If a course substitution does not meet one of the above criteria, the appeal may be considered on a case-by-case basis.

The student must receive a letter of support from the department chair of the academic department clarifying the course fulfills the learning outcomes of the foundation or distribution area and a letter of support from the program chair clarifying the course appropriately fits within the student’s major for any reason of appeal.

Students, Counselors, and Program Advisors Should Be Aware of the Following
  • Students are responsible for being informed of official policies, meeting all requirements relevant to degree completion, and selecting correct courses.
  • General Education requirements may change from catalog year to catalog year. To determine graduation requirements, the General Education committee bases a decision in part on the catalog year chosen by the student.
  • Appeals must include an accurate and complete transcript of all courses taken and grades earned. An unofficial transcript is acceptable.
  • All appeals must include a personal statement from the student explaining the circumstances surrounding the request.
  • The student personal statement and comments from the program chair are essential in helping the committee understand course content or the suitability of a substitution.
  • If the General Education course substitution appeal is denied, the decision is final and there is no further appeal process.
  • If the General Education course substitution appeal is approved, the graduation coordinator will provide the student with a revised graduation degree audit evaluation.
  • A separate DSS Course Substitution Request Form (PDF, Get Adobe Acrobat PDF Reader - Link opens in new window) is required for disability-related General Education course substitutions for the math foundation. Students must first meet with a disability support services counselornew window to obtain eligibility criteria and the appropriate form. Email for questions or clarification.
  • The Academic Appeals new windowCommittee provides decisions regarding certain College academic regulations and those appeals are separate from General Education appeals. Misdirected appeals will be returned to the student.

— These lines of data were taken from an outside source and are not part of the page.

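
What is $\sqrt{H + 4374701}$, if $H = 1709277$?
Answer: $\sqrt{6083978} \approx 2466.6$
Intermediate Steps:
$\sqrt{H + 4374701} = \sqrt{1709277 + 4374701} = \sqrt{6083978}$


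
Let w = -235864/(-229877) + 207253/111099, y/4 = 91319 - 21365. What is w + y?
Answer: 7146324002104985/25539104823 ≈ 2.7982e+5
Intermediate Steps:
y = 279816 (y = 4*(91319 - 21365) = 4*69954 = 279816)
w = 73846952417/25539104823 (w = -235864*(-1/229877) + 207253*(1/111099) = 235864/229877 + 207253/111099 = 73846952417/25539104823 ≈ 2.8915)
w + y = 73846952417/25539104823 + 279816 = 7146324002104985/25539104823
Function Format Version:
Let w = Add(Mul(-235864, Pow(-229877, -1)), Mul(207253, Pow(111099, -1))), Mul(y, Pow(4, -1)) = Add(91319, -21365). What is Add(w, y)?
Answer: Rational(7146324002104985, 25539104823) ≈ 2.7982e+5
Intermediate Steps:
y = 279816 (y = Mul(4, Add(91319, -21365)) = Mul(4, 69954) = 279816)
w = Rational(73846952417, 25539104823) (w = Add(Mul(-235864, Rational(-1, 229877)), Mul(207253, Rational(1, 111099))) = Add(Rational(235864, 229877), Rational(207253, 111099)) = Rational(73846952417, 25539104823) ≈ 2.8915)
Add(w, y) = Add(Rational(73846952417, 25539104823), 279816) = Rational(7146324002104985, 25539104823)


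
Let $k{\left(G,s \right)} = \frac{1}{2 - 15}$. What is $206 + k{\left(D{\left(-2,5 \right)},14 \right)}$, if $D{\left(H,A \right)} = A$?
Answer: $\frac{2677}{13} \approx 205.92$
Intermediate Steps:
$k{\left(G,s \right)} = - \frac{1}{13}$ ($k{\left(G,s \right)} = \frac{1}{-13} = - \frac{1}{13}$)
$206 + k{\left(D{\left(-2,5 \right)},14 \right)} = 206 - \frac{1}{13} = \frac{2677}{13}$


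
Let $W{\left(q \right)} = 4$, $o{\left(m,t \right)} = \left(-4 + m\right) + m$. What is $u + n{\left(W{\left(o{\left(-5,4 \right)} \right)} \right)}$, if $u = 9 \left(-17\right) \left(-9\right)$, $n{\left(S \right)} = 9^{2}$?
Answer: $1458$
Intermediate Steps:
$o{\left(m,t \right)} = -4 + 2 m$
$n{\left(S \right)} = 81$
$u = 1377$ ($u = \left(-153\right) \left(-9\right) = 1377$)
$u + n{\left(W{\left(o{\left(-5,4 \right)} \right)} \right)} = 1377 + 81 = 1458$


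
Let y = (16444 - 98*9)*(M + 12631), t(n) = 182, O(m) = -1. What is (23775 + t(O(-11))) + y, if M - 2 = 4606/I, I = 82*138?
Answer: 556252230430/2829 ≈ 1.9662e+8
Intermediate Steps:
I = 11316
M = 13619/5658 (M = 2 + 4606/11316 = 2 + 4606*(1/11316) = 2 + 2303/5658 = 13619/5658 ≈ 2.4070)
y = 556184456077/2829 (y = (16444 - 98*9)*(13619/5658 + 12631) = (16444 - 882)*(71479817/5658) = 15562*(71479817/5658) = 556184456077/2829 ≈ 1.9660e+8)
(23775 + t(O(-11))) + y = (23775 + 182) + 556184456077/2829 = 23957 + 556184456077/2829 = 556252230430/2829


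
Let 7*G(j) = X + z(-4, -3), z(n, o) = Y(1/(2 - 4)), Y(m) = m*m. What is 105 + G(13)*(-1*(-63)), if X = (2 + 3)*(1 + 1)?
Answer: 789/4 ≈ 197.25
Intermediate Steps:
Y(m) = m²
z(n, o) = ¼ (z(n, o) = (1/(2 - 4))² = (1/(-2))² = (-½)² = ¼)
X = 10 (X = 5*2 = 10)
G(j) = 41/28 (G(j) = (10 + ¼)/7 = (⅐)*(41/4) = 41/28)
105 + G(13)*(-1*(-63)) = 105 + 41*(-1*(-63))/28 = 105 + (41/28)*63 = 105 + 369/4 = 789/4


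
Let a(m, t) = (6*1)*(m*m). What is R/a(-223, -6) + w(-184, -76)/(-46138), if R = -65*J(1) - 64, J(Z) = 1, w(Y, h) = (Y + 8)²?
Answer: -1541397471/2294396602 ≈ -0.67181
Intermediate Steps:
w(Y, h) = (8 + Y)²
a(m, t) = 6*m²
R = -129 (R = -65*1 - 64 = -65 - 64 = -129)
R/a(-223, -6) + w(-184, -76)/(-46138) = -129/(6*(-223)²) + (8 - 184)²/(-46138) = -129/(6*49729) + (-176)²*(-1/46138) = -129/298374 + 30976*(-1/46138) = -129*1/298374 - 15488/23069 = -43/99458 - 15488/23069 = -1541397471/2294396602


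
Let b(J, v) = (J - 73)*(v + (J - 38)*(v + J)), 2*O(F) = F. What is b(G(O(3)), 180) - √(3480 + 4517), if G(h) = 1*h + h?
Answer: 435750 - √7997 ≈ 4.3566e+5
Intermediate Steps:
O(F) = F/2
G(h) = 2*h (G(h) = h + h = 2*h)
b(J, v) = (-73 + J)*(v + (-38 + J)*(J + v))
b(G(O(3)), 180) - √(3480 + 4517) = ((2*((½)*3))³ - 111*(2*((½)*3))² + 2701*180 + 2774*(2*((½)*3)) + 180*(2*((½)*3))² - 110*2*((½)*3)*180) - √(3480 + 4517) = ((2*(3/2))³ - 111*(2*(3/2))² + 486180 + 2774*(2*(3/2)) + 180*(2*(3/2))² - 110*2*(3/2)*180) - √7997 = (3³ - 111*3² + 486180 + 2774*3 + 180*3² - 110*3*180) - √7997 = (27 - 111*9 + 486180 + 8322 + 180*9 - 59400) - √7997 = (27 - 999 + 486180 + 8322 + 1620 - 59400) - √7997 = 435750 - √7997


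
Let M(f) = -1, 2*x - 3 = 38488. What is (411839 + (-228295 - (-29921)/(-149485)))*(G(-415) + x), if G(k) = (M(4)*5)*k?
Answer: 1169943032391079/298970 ≈ 3.9132e+9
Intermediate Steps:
x = 38491/2 (x = 3/2 + (½)*38488 = 3/2 + 19244 = 38491/2 ≈ 19246.)
G(k) = -5*k (G(k) = (-1*5)*k = -5*k)
(411839 + (-228295 - (-29921)/(-149485)))*(G(-415) + x) = (411839 + (-228295 - (-29921)/(-149485)))*(-5*(-415) + 38491/2) = (411839 + (-228295 - (-29921)*(-1)/149485))*(2075 + 38491/2) = (411839 + (-228295 - 1*29921/149485))*(42641/2) = (411839 + (-228295 - 29921/149485))*(42641/2) = (411839 - 34126707996/149485)*(42641/2) = (27437044919/149485)*(42641/2) = 1169943032391079/298970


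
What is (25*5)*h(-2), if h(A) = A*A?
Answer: 500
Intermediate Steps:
h(A) = A**2
(25*5)*h(-2) = (25*5)*(-2)**2 = 125*4 = 500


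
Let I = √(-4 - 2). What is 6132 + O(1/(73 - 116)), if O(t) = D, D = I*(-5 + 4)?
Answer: 6132 - I*√6 ≈ 6132.0 - 2.4495*I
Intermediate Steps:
I = I*√6 (I = √(-6) = I*√6 ≈ 2.4495*I)
D = -I*√6 (D = (I*√6)*(-5 + 4) = (I*√6)*(-1) = -I*√6 ≈ -2.4495*I)
O(t) = -I*√6
6132 + O(1/(73 - 116)) = 6132 - I*√6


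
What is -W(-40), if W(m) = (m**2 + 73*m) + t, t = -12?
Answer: 1332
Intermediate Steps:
W(m) = -12 + m**2 + 73*m (W(m) = (m**2 + 73*m) - 12 = -12 + m**2 + 73*m)
-W(-40) = -(-12 + (-40)**2 + 73*(-40)) = -(-12 + 1600 - 2920) = -1*(-1332) = 1332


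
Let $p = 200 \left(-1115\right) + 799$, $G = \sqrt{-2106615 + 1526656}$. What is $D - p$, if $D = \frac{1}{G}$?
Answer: $222201 - \frac{i \sqrt{579959}}{579959} \approx 2.222 \cdot 10^{5} - 0.0013131 i$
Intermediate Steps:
$G = i \sqrt{579959}$ ($G = \sqrt{-579959} = i \sqrt{579959} \approx 761.55 i$)
$p = -222201$ ($p = -223000 + 799 = -222201$)
$D = - \frac{i \sqrt{579959}}{579959}$ ($D = \frac{1}{i \sqrt{579959}} = - \frac{i \sqrt{579959}}{579959} \approx - 0.0013131 i$)
$D - p = - \frac{i \sqrt{579959}}{579959} - -222201 = - \frac{i \sqrt{579959}}{579959} + 222201 = 222201 - \frac{i \sqrt{579959}}{579959}$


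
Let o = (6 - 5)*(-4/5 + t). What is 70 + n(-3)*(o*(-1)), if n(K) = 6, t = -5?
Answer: 524/5 ≈ 104.80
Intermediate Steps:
o = -29/5 (o = (6 - 5)*(-4/5 - 5) = 1*(-4*⅕ - 5) = 1*(-⅘ - 5) = 1*(-29/5) = -29/5 ≈ -5.8000)
70 + n(-3)*(o*(-1)) = 70 + 6*(-29/5*(-1)) = 70 + 6*(29/5) = 70 + 174/5 = 524/5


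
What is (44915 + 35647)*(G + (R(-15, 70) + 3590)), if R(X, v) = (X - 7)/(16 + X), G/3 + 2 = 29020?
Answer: 7300689564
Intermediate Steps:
G = 87054 (G = -6 + 3*29020 = -6 + 87060 = 87054)
R(X, v) = (-7 + X)/(16 + X)
(44915 + 35647)*(G + (R(-15, 70) + 3590)) = (44915 + 35647)*(87054 + ((-7 - 15)/(16 - 15) + 3590)) = 80562*(87054 + (-22/1 + 3590)) = 80562*(87054 + (1*(-22) + 3590)) = 80562*(87054 + (-22 + 3590)) = 80562*(87054 + 3568) = 80562*90622 = 7300689564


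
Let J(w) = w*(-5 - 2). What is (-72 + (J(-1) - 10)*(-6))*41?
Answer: -2214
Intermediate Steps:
J(w) = -7*w (J(w) = w*(-7) = -7*w)
(-72 + (J(-1) - 10)*(-6))*41 = (-72 + (-7*(-1) - 10)*(-6))*41 = (-72 + (7 - 10)*(-6))*41 = (-72 - 3*(-6))*41 = (-72 + 18)*41 = -54*41 = -2214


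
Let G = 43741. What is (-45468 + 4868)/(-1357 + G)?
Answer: -5075/5298 ≈ -0.95791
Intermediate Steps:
(-45468 + 4868)/(-1357 + G) = (-45468 + 4868)/(-1357 + 43741) = -40600/42384 = -40600*1/42384 = -5075/5298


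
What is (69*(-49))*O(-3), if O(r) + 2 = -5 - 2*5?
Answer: 57477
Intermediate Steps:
O(r) = -17 (O(r) = -2 + (-5 - 2*5) = -2 + (-5 - 10) = -2 - 15 = -17)
(69*(-49))*O(-3) = (69*(-49))*(-17) = -3381*(-17) = 57477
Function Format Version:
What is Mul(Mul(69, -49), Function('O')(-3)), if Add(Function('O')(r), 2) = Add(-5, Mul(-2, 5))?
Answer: 57477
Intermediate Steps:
Function('O')(r) = -17 (Function('O')(r) = Add(-2, Add(-5, Mul(-2, 5))) = Add(-2, Add(-5, -10)) = Add(-2, -15) = -17)
Mul(Mul(69, -49), Function('O')(-3)) = Mul(Mul(69, -49), -17) = Mul(-3381, -17) = 57477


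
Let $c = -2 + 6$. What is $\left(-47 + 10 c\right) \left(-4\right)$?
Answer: $28$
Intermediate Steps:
$c = 4$
$\left(-47 + 10 c\right) \left(-4\right) = \left(-47 + 10 \cdot 4\right) \left(-4\right) = \left(-47 + 40\right) \left(-4\right) = \left(-7\right) \left(-4\right) = 28$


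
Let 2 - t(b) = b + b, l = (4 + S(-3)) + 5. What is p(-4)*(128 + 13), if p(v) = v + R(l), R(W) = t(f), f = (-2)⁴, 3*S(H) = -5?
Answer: -4794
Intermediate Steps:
S(H) = -5/3 (S(H) = (⅓)*(-5) = -5/3)
f = 16
l = 22/3 (l = (4 - 5/3) + 5 = 7/3 + 5 = 22/3 ≈ 7.3333)
t(b) = 2 - 2*b (t(b) = 2 - (b + b) = 2 - 2*b)
R(W) = -30 (R(W) = 2 - 2*16 = 2 - 32 = -30)
p(v) = -30 + v (p(v) = v - 30 = -30 + v)
p(-4)*(128 + 13) = (-30 - 4)*(128 + 13) = -34*141 = -4794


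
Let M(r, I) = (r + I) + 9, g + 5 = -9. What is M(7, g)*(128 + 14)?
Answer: 284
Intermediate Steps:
g = -14 (g = -5 - 9 = -14)
M(r, I) = 9 + I + r (M(r, I) = (I + r) + 9 = 9 + I + r)
M(7, g)*(128 + 14) = (9 - 14 + 7)*(128 + 14) = 2*142 = 284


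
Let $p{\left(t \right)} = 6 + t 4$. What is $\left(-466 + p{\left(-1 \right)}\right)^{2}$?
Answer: $215296$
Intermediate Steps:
$p{\left(t \right)} = 6 + 4 t$
$\left(-466 + p{\left(-1 \right)}\right)^{2} = \left(-466 + \left(6 + 4 \left(-1\right)\right)\right)^{2} = \left(-466 + \left(6 - 4\right)\right)^{2} = \left(-466 + 2\right)^{2} = \left(-464\right)^{2} = 215296$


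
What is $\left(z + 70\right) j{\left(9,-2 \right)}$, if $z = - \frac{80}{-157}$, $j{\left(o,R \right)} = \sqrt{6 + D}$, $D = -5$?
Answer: $\frac{11070}{157} \approx 70.51$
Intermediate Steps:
$j{\left(o,R \right)} = 1$ ($j{\left(o,R \right)} = \sqrt{6 - 5} = \sqrt{1} = 1$)
$z = \frac{80}{157}$ ($z = \left(-80\right) \left(- \frac{1}{157}\right) = \frac{80}{157} \approx 0.50955$)
$\left(z + 70\right) j{\left(9,-2 \right)} = \left(\frac{80}{157} + 70\right) 1 = \frac{11070}{157} \cdot 1 = \frac{11070}{157}$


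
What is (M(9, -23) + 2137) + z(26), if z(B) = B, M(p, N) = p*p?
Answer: 2244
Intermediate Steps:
M(p, N) = p²
(M(9, -23) + 2137) + z(26) = (9² + 2137) + 26 = (81 + 2137) + 26 = 2218 + 26 = 2244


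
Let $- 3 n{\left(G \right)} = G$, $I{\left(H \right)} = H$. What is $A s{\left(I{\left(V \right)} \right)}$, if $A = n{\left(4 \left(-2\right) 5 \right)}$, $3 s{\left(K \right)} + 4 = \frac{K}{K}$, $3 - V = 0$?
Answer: $- \frac{40}{3} \approx -13.333$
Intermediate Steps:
$V = 3$ ($V = 3 - 0 = 3 + 0 = 3$)
$s{\left(K \right)} = -1$ ($s{\left(K \right)} = - \frac{4}{3} + \frac{K \frac{1}{K}}{3} = - \frac{4}{3} + \frac{1}{3} \cdot 1 = - \frac{4}{3} + \frac{1}{3} = -1$)
$n{\left(G \right)} = - \frac{G}{3}$
$A = \frac{40}{3}$ ($A = - \frac{4 \left(-2\right) 5}{3} = - \frac{\left(-8\right) 5}{3} = \left(- \frac{1}{3}\right) \left(-40\right) = \frac{40}{3} \approx 13.333$)
$A s{\left(I{\left(V \right)} \right)} = \frac{40}{3} \left(-1\right) = - \frac{40}{3}$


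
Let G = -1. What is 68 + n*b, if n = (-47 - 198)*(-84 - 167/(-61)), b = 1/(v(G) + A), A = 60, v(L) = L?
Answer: 1459197/3599 ≈ 405.45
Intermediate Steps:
b = 1/59 (b = 1/(-1 + 60) = 1/59 ≈ 0.016949)
n = 1214465/61 (n = -245*(-84 - 167*(-1/61)) = -245*(-84 + 167/61) = -245*(-4957/61) = 1214465/61 ≈ 19909.)
68 + n*b = 68 + (1214465/61)*(1/59) = 68 + 1214465/3599 = 1459197/3599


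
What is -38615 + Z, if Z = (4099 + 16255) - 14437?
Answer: -32698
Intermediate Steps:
Z = 5917 (Z = 20354 - 14437 = 5917)
-38615 + Z = -38615 + 5917 = -32698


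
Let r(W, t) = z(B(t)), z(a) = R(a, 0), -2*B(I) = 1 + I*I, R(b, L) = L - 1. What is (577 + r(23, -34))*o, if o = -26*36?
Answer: -539136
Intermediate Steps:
R(b, L) = -1 + L
B(I) = -½ - I²/2 (B(I) = -(1 + I*I)/2 = -(1 + I²)/2 = -½ - I²/2)
z(a) = -1 (z(a) = -1 + 0 = -1)
r(W, t) = -1
o = -936
(577 + r(23, -34))*o = (577 - 1)*(-936) = 576*(-936) = -539136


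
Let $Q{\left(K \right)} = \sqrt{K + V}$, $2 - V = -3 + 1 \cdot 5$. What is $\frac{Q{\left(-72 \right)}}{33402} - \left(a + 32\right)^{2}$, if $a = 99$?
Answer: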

Find resources and answers to frequently asked questions about the General Education program.

Gen Ed courses are a component of every associate and bachelor’s degree. The Gen Ed curriculum is mandated by the state of Maryland.

General Education courses are required for all MC degrees and General Studies is a degree program that has specific areas of concentration.

The General Education course list is available on the General Education program page. The foundation areas include English (ENGF) and Mathematics (MATF). The distribution areas include Arts (ARTD), Humanities (HUMD), Behavioral and Social Sciences (BSSD), Natural Sciences (NSLD/NSND), the General Education Institutional Requirement (GEIR), and the General Education Elective (GEEL).

The academic catalog page also lists the Gen Ed courses, as well as the required number of Gen Ed credits per degree. Click on ‘General Education Program’ on the right navigation pane. 

With a degree from MC, all General Education courses can transfer as a bundle. Check with your transfer institution, an MC counselor, or a program advisor about the transferability of an individual class to a specific institution outside of Maryland. For more information, check out the transfer page.

Typically, a degree includes about 30 General Education credits. Check with an MC counselor, a program advisor, your major’s advising worksheet to determine the number of General Education credits required to graduate.

General Education courses marked with GCP status have a primary focus or provide in-depth study that leads students to an appreciation of the differences, as well as commonalities, among people by studying the ideas, history, values, and/or creative expressions of diverse groups. These courses are required by the state of Maryland and also by MC’s regional accreditor, the Middle States Commission on Higher Education.